En effet, la réglementation est souvent brandie comme un moyen d’encadrer l’IA et ses effets négatifs. Pourtant, cette option me semble limitée. La réglementation n’a pas tant pour but de « freiner » l’« innovation », comme le disent ses opposants, mais d’offrir un cadre pour le développement à l’IA, pour, en quelque sorte, favoriser l’émergence d’un marché de l’IA. Il suffit de voir qui siège dans les commissions qui, soit rédigent les réglementations, soit sont consultées dans leur élaboration : on y trouve des représentants d’entreprises de la Tech, d’entreprises du numérique, de transnationales, etc. Comme le montre la Quadrature du Net, le règlement IA de l’Union européenne n’a rien d’un encadrement qui permettrait de protéger les populations ou les travailleurs et travailleuses de l’IA. Il a pour objectif de favoriser le prolifération des usages de l’IA, tout en régulant la concurrence entre entreprises d’IA. Par exemple, alors qu’il y a eu de nombreuses demandes d’interdiction de certains usages, comme la vidéosurveillance algorithmique ou le « crédit social », technologies dangereuses, aucune de ces revendications n’a été intégrée au texte final. Pour le dire autrement, en encadrant l’IA, ces réglementations favorisent l’acceptation de cette technologie. Réguler n’a pas freiné l’introduction de la vidéosurveillance algorithmique, mais a, au contraire, favorisé son expérimentation. La technologie est présentée comme « fiable » ou « sûre », puisque les entreprises peuvent désormais se protéger derrière ce cadre législatif.

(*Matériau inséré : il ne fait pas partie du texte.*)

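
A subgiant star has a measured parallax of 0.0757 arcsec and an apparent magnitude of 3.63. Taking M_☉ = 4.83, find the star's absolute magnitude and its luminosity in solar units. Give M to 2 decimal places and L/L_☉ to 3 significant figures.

d = 1/p = 1/0.0757″ = 13.21 pc
M = m − 5 log₁₀ d + 5 = 3.63 − 5·1.1209 + 5 = 3.025
M − M_☉ = 3.025 − 4.83 = -1.805
L/L_☉ = 10^(−0.4 × -1.805) = 5.270

M ≈ 3.03; L/L_☉ ≈ 5.27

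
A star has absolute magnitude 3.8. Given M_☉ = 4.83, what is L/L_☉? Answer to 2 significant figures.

L/L_☉ ≈ 2.6

M − M_☉ = 3.8 − 4.83 = -1.030
L/L_☉ = 10^(−0.4 (M − M_☉)) = 10^0.412 = 2.582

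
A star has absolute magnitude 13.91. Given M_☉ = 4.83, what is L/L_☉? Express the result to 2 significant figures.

M − M_☉ = 13.91 − 4.83 = 9.080
L/L_☉ = 10^(−0.4 (M − M_☉)) = 10^-3.632 = 2.333×10^-4

L/L_☉ ≈ 2.3×10^-4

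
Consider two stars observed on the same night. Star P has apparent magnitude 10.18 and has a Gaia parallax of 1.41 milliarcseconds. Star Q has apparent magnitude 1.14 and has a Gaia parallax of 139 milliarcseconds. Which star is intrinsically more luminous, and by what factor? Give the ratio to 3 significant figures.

Star P is more luminous, by a factor of 2.35.

Star P: p = 1.41 mas = 1.41×10^-3″ → d = 1/p = 709.2 pc
Star P: M = m − 5 log₁₀ d + 5 = 10.18 − 5·2.8508 + 5 = 0.926
Star Q: p = 139 mas = 0.139″ → d = 1/p = 7.194 pc
Star Q: M = m − 5 log₁₀ d + 5 = 1.14 − 5·0.8570 + 5 = 1.855
ΔM = M_P − M_Q = 0.926 − (1.855) = -0.929; smaller M is more luminous → Star P.
L ratio = 10^(0.4 |ΔM|) = 10^0.372 = 2.353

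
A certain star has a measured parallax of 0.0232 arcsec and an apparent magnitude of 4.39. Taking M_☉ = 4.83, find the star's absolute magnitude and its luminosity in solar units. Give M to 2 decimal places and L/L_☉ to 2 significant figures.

d = 1/p = 1/0.0232″ = 43.10 pc
M = m − 5 log₁₀ d + 5 = 4.39 − 5·1.6345 + 5 = 1.217
M − M_☉ = 1.217 − 4.83 = -3.613
L/L_☉ = 10^(−0.4 × -3.613) = 27.86

M ≈ 1.22; L/L_☉ ≈ 28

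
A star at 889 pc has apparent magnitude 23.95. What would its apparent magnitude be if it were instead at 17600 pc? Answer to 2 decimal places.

m ≈ 30.43

Flux ∝ 1/d², so Δm = 5 log₁₀(d₂/d₁) = 5 log₁₀(17600/889) = 6.483
m₂ = m₁ + Δm = 23.95 + (6.483) = 30.433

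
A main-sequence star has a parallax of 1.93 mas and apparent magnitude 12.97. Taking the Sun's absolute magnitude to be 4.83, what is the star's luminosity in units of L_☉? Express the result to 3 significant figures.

L/L_☉ ≈ 1.49

d = 1/p = 1000/1.93 mas = 518.1 pc
M = m − 5 log₁₀ d + 5 = 12.97 − 5·2.7144 + 5 = 4.398
M − M_☉ = 4.398 − 4.83 = -0.432
L/L_☉ = 10^(−0.4 × -0.432) = 1.489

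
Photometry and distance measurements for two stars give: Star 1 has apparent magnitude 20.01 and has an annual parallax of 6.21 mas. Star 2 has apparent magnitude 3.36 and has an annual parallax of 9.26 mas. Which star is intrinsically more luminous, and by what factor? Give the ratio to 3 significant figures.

Star 2 is more luminous, by a factor of 2.06×10^6.

Star 1: p = 6.21 mas = 6.21×10^-3″ → d = 1/p = 161.0 pc
Star 1: M = m − 5 log₁₀ d + 5 = 20.01 − 5·2.2069 + 5 = 13.975
Star 2: p = 9.26 mas = 9.26×10^-3″ → d = 1/p = 108.0 pc
Star 2: M = m − 5 log₁₀ d + 5 = 3.36 − 5·2.0334 + 5 = -1.807
ΔM = M_1 − M_2 = 13.975 − (-1.807) = 15.782; smaller M is more luminous → Star 2.
L ratio = 10^(0.4 |ΔM|) = 10^6.313 = 2.056×10^6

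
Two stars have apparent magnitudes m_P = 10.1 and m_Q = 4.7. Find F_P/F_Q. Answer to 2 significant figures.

F_P/F_Q ≈ 6.9×10^-3

Δm = 10.1 − (4.7) = 5.4
Flux ratio = 10^(−0.4 Δm) = 10^(−0.4 × 5.4) = 10^-2.160 = 6.918×10^-3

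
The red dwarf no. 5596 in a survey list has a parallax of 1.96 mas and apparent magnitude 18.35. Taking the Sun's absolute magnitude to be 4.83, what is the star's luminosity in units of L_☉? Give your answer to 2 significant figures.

d = 1/p = 1000/1.96 mas = 510.2 pc
M = m − 5 log₁₀ d + 5 = 18.35 − 5·2.7077 + 5 = 9.811
M − M_☉ = 9.811 − 4.83 = 4.981
L/L_☉ = 10^(−0.4 × 4.981) = 0.01017

L/L_☉ ≈ 0.010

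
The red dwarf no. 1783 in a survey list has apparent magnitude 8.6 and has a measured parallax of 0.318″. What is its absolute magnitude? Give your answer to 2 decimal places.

d = 1/p = 1/0.318″ = 3.145 pc
5 log₁₀(d/10 pc) = 5 log₁₀(3.145) − 5 = -2.512
M = m − 5 log₁₀(d/10) = 8.6 + 2.512 = 11.112

M ≈ 11.11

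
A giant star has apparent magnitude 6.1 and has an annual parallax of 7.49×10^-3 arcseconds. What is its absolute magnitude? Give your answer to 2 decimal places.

M ≈ 0.47

d = 1/p = 1/7.49×10^-3″ = 133.5 pc
5 log₁₀(d/10 pc) = 5 log₁₀(133.5) − 5 = 5.628
M = m − 5 log₁₀(d/10) = 6.1 − 5.628 = 0.472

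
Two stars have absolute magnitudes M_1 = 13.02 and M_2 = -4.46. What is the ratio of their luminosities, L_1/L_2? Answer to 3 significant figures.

L_1/L_2 ≈ 1.02×10^-7

ΔM = M_1 − M_2 = 17.48
L_1/L_2 = 10^(−0.4 ΔM) = 10^-6.992 = 1.019×10^-7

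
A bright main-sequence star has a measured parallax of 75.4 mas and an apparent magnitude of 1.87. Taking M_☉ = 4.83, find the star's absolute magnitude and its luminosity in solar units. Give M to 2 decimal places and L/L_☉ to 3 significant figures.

M ≈ 1.26; L/L_☉ ≈ 26.9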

Face à ce déchaînement incontrôlé de l’IA et aux effets négatifs qu’on commence à documenter sur la surveillance des populations ou sur l’environnement, je défends une stratégie de refus qui s’incarnerait dans un « renouveau luddite », du nom des luddites, des ouvriers anglais du début du XIXe siècle, connus pour avoir détruit des machines industrielles. En détruisant des machines, ces ouvriers ne rejetaient pas le changement technologique dans l’absolu, mais la trajectoire technologique du capitalisme industriel naissant, c’est-à-dire l’existence de machines qui déqualifient les travailleurs et les travailleuses et déstructurent les collectifs ouvriers. Ils défendaient, en quelque sorte, une autre trajectoire technologique, un changement technologique alternatif. Cela passe, à mon avis, par le contrôle ouvrier, perspective que je défendais déjà dans l’ouvrage précédent. Celui-ci n’a rien à voir avec la co-détermination à l’allemande, ou la co-gestion. Mais plutôt, l’intervention des travailleurs dans la marche de l’entreprise, dans l’organisation du travail, et dans le changement technologique, indépendamment de la direction et du patron. Cela revient à décider démocratiquement de quelles technologies on a besoin, donc de décider si on a besoin d’IA, ou non.